Here is Tatjana's recipe for the meat-filled rolls:
Here's how I translated the recipe:
Dough for Rolls to Serve with Bouillon
Set aside 1/2 cup margarine and 1 cup butter to come to room temperature so that they are completely softened. After creaming the mixture, add 2 to 3 tablespoons (with a "cap") sour cream and some flour. Then after mixing, add 2 tablespoons [grain] alcohol.* Mix again, adding as much flour so the dough is flaky, and so you'd be able to roll it. If you used salted butter then check to see if the dough needs a bit more salt and/or 1 teaspoon sugar.

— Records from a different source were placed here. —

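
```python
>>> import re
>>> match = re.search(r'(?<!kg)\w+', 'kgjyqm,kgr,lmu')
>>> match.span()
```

(0, 6)

The negative lookaround is zero-width — it rules out positions where the adjacent text would match, without consuming anything.
`re.search` scans for the first position where the pattern succeeds.
The match spans [0:6] → 'kgjyqm'.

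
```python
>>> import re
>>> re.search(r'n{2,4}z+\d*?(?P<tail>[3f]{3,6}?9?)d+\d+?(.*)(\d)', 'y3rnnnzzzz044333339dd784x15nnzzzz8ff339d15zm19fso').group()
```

'nnnzzzz044333339dd784x15nnzzzz8ff339d15zm19'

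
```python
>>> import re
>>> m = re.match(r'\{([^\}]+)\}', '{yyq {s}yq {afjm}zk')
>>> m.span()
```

`re.match` won't scan ahead — the pattern has to work from the very first character.
The match spans [0:8] → '{yyq {s}'.
Captured: group 1 = 'yyq {s'.

(0, 8)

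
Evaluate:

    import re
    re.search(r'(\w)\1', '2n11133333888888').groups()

('1',)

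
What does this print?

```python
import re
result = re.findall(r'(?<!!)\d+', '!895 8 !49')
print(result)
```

['95', '8', '9']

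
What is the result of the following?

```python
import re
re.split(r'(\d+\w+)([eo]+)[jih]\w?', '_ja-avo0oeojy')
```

Pattern: one or more of a digit, then one or more of a word character (captured); then one or more of one of [eo] (captured); then one of [jih], then optionally a word character.
The group in the pattern means `split` returns the separators' captures alongside the pieces.

['_ja-avo', '0oe', 'o', '']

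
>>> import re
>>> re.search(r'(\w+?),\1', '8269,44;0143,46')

None

The backreference `\1` re-matches whatever the first group consumed, character for character.
`re.search` scans for the first position where the pattern succeeds.
Here nothing in the string fits, so the call returns None.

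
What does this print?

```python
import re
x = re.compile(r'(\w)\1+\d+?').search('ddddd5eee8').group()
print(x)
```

ddddd5

`\1` is not a pattern — it's the concrete string captured by group 1, re-applied verbatim.
`re.search` scans for the first position where the pattern succeeds.
The match spans [0:6] → 'ddddd5'.
Captured: group 1 = 'd'.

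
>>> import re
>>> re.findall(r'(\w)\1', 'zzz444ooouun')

['z', '4', 'o', 'u']

The backreference `\1` re-matches whatever the first group consumed, character for character.
With a single group, `findall` returns only what that group captured — 4 items.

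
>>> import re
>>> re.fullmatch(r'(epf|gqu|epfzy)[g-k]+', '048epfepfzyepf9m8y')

None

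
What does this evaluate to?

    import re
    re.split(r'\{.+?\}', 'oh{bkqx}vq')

['oh', 'vq']

The string is cut at each match, leaving 2 pieces.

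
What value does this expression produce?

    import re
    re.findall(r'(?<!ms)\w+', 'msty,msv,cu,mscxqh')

['msty', 'msv', 'cu', 'mscxqh']

Because the assertion is negative and zero-width, positions next to the forbidden text are skipped.
`findall` yields the raw match text (4 of them) because the pattern has no groups.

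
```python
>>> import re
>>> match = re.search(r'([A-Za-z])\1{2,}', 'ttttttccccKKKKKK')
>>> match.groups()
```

('t',)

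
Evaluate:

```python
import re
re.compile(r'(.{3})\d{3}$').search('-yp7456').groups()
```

The match spans [1:7] → 'yp7456'.
Captured: group 1 = 'yp7'.

('yp7',)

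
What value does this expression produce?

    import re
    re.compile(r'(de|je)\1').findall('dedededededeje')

After group 1 captures some text, `\1` only succeeds where that same text appears again.
Matches: at [0:4] match 'dede', group 1 = 'de'; at [4:8] match 'dede', group 1 = 'de'; at [8:12] match 'dede', group 1 = 'de'.
With a single group, `findall` returns only what that group captured — 3 items.

['de', 'de', 'de']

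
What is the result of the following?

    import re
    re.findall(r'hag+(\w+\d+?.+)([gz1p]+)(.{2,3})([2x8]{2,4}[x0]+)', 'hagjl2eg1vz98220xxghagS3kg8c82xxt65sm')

[('jl2eg1vz98220xxghagS3k', 'g', '8c8', '2xx')]

Multiple groups make `findall` return tuples — one 4-tuple for the one match.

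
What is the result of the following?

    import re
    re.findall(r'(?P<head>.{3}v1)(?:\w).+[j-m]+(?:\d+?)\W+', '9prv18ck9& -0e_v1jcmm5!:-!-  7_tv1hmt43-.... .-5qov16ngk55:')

['9prv1']

Pattern: exactly 3 of any character, then the literal 'v1' (captured as 'head'); then a word character (non-capturing group); then one or more of any character, then one or more of a character in [j-m]; then one or more of a digit (lazy) (non-capturing group); then one or more of a non-word character.
Matches: at [0:59] match '9prv18ck9& -0e_v1jcmm5!:-!-  7_tv1hmt43-.... .-5qov16ngk55:', group 1 = '9prv1'.
Because there's exactly one group, `findall` drops the full match and keeps group 1 from the one hit.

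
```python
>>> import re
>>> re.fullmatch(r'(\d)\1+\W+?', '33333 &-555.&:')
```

A backreference is literal: `\1` must see the identical characters the first group matched.
For `fullmatch`, every character of the input must be accounted for by the pattern.
Here the pattern can't cover the whole string, so the call returns None.

None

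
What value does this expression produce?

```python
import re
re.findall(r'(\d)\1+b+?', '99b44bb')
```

['9', '4']

The backreference `\1` re-matches whatever the first group consumed, character for character.
Because there's exactly one group, `findall` drops the full match and keeps group 1 from each hit.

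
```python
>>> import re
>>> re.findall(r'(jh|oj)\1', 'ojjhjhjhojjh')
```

After group 1 captures some text, `\1` only succeeds where that same text appears again.
Matches: at [2:6] match 'jhjh', group 1 = 'jh'.
With a single group, `findall` returns only what that group captured — 1 item.

['jh']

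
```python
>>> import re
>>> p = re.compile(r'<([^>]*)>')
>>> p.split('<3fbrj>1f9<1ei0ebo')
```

['', '3fbrj', '1f9<1ei0ebo']

Matches to split on: at [0:7] → '<3fbrj>'.
`re.split` interleaves the captured-group text with the surrounding fragments.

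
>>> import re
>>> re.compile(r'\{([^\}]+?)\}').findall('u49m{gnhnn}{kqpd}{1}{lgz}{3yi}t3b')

['gnhnn', 'kqpd', '1', 'lgz', '3yi']

Matches: at [4:11] match '{gnhnn}', group 1 = 'gnhnn'; at [11:17] match '{kqpd}', group 1 = 'kqpd'; at [17:20] match '{1}', group 1 = '1'; at [20:25] match '{lgz}', group 1 = 'lgz'; at [25:30] match '{3yi}', group 1 = '3yi'.
One capturing group, so `findall` returns just the captured substring from each match — 5 in all.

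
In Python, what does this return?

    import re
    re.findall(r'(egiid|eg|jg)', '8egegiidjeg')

['eg', 'egiid', 'eg']

Alternation isn't longest-match — the leftmost alternative that fits at this position is chosen.
Scanning left to right: at [1:3] match 'eg', group 1 = 'eg'; at [3:8] match 'egiid', group 1 = 'egiid'; at [9:11] match 'eg', group 1 = 'eg'.
One capturing group, so `findall` returns just the captured substring from each match — 3 in all.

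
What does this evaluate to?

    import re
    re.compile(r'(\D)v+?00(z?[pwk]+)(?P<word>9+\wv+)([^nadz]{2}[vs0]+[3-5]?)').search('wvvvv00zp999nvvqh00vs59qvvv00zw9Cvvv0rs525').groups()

('w', 'zp', '999nvv', 'qh00vs5')

This matches a non-digit (captured); then one or more of the literal 'v' (lazy), then the literal '00'; then optionally a literal 'z', then one or more of one of [pwk] (captured); then one or more of a literal '9', then a word character, then one or more of the literal 'v' (captured as 'word'); then exactly 2 of any character except [nadz], then one or more of one of [vs0], then optionally a character in [3-5] (captured).
Unlike `match`, `search` isn't anchored — it looks for the pattern anywhere in the string.
The match spans [0:22] → 'wvvvv00zp999nvvqh00vs5'.
Captured: group 1 = 'w', group 2 = 'zp', group 3 = '999nvv', group 4 = 'qh00vs5'.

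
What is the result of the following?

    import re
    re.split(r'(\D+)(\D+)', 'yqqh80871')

['', 'yqq', 'h', '80871']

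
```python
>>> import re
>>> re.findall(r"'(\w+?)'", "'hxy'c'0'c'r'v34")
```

['hxy', '0', 'r']

Walking the string: at [0:5] match "'hxy'", group 1 = 'hxy'; at [6:9] match "'0'", group 1 = '0'; at [10:13] match "'r'", group 1 = 'r'.
`findall` collects group 1 from each match (3 total).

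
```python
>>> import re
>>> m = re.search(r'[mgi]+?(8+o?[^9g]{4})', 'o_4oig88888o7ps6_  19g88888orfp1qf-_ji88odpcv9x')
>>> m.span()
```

The match spans [4:16] → 'ig88888o7ps6'.

(4, 16)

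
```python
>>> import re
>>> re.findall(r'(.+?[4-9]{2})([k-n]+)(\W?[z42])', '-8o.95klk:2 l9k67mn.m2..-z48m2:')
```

[('-8o.95', 'klk', ':2'), (' l9k67mn.m2..-z48', 'm', '2')]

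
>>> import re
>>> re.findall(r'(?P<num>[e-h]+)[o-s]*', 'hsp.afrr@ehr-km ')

['h', 'f', 'eh']

The pattern matches one or more of a character in [e-h] (captured as 'num'); then zero or more of a character in [o-s].
Walking the string: at [0:3] match 'hsp', group 1 = 'h'; at [5:8] match 'frr', group 1 = 'f'; at [9:12] match 'ehr', group 1 = 'eh'.
With a single group, `findall` returns only what that group captured — 3 items.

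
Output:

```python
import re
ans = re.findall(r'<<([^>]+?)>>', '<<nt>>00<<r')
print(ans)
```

['nt']

With a single group, `findall` returns only what that group captured — 1 item.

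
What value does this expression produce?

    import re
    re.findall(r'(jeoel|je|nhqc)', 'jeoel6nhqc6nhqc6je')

['jeoel', 'nhqc', 'nhqc', 'je']

`|` is ordered: at each position the engine commits to the first alternative that works.
Scanning left to right: at [0:5] match 'jeoel', group 1 = 'jeoel'; at [6:10] match 'nhqc', group 1 = 'nhqc'; at [11:15] match 'nhqc', group 1 = 'nhqc'; at [16:18] match 'je', group 1 = 'je'.
With a single group, `findall` returns only what that group captured — 4 items.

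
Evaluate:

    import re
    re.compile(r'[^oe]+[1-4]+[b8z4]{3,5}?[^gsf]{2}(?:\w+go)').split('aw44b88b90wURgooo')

This matches one or more of any character except [oe]; then one or more of a character in [1-4]; then 3 to 5 of one of [b8z4] (lazy), then exactly 2 of any character except [gsf]; then one or more of a word character, then the literal 'go' (non-capturing group).
Matches to split on: at [0:15] → 'aw44b88b90wURgo'.
`split` removes every match and returns the 2 fragments in between.

['', 'oo']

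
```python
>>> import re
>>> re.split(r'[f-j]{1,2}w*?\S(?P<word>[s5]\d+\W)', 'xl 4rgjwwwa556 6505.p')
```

Pattern: 1 to 2 of a character in [f-j], then zero or more of a literal 'w' (lazy), then a non-whitespace character; then one of [s5], then one or more of a digit, then a non-word character (captured as 'word').
Matches to split on: at [5:15] → 'gjwwwa556 '.
`re.split` interleaves the captured-group text with the surrounding fragments.

['xl 4r', '556 ', '6505.p']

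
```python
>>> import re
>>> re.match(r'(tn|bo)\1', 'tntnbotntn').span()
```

(0, 4)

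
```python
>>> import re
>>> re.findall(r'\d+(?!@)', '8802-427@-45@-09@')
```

The negative lookahead/lookbehind blocks any match where the forbidden context is present.
Walking the string: at [0:4] → '8802'; at [5:7] → '42'; at [10:11] → '4'; at [14:15] → '0'.
No capturing groups, so `findall` returns the 4 full match strings.

['8802', '42', '4', '0']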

Grind boiled beef [Tatjana selected the chuck roast she had used to make the bouillon]. Add as much bouillon to the meat as necessary to make the meat softer (similar to the texture of a paté). Then add salt, ground pepper, one sautéed onion (finely minced), and chopped fresh parsley.
Bake at 400-450ºF. It's possible also to brush the surface with a [beaten] egg.
*Ha ha! So, adding Vodka to a pastry dough is not really a recent innovation.
4 comments:
I take it she wrote in Greco-Roman script, rather than Cyrillic (if there is such a thing as Cyrillic script).
(I know, American...)
Tatjana used both the Cyrillic and Latin alphabets. She grew up reading and Russian, and she learned Lithuanian after she married.
She also knew French, German, Polish, and Ukranian. She learned the Latin alphabet when she studied French.
She learned English when she moved here. Note in the recipe she uses "cup" for measurement.
A very accomplished lady.
But is there such a thing as Cyrillic script? I don't believe I've ever seen it.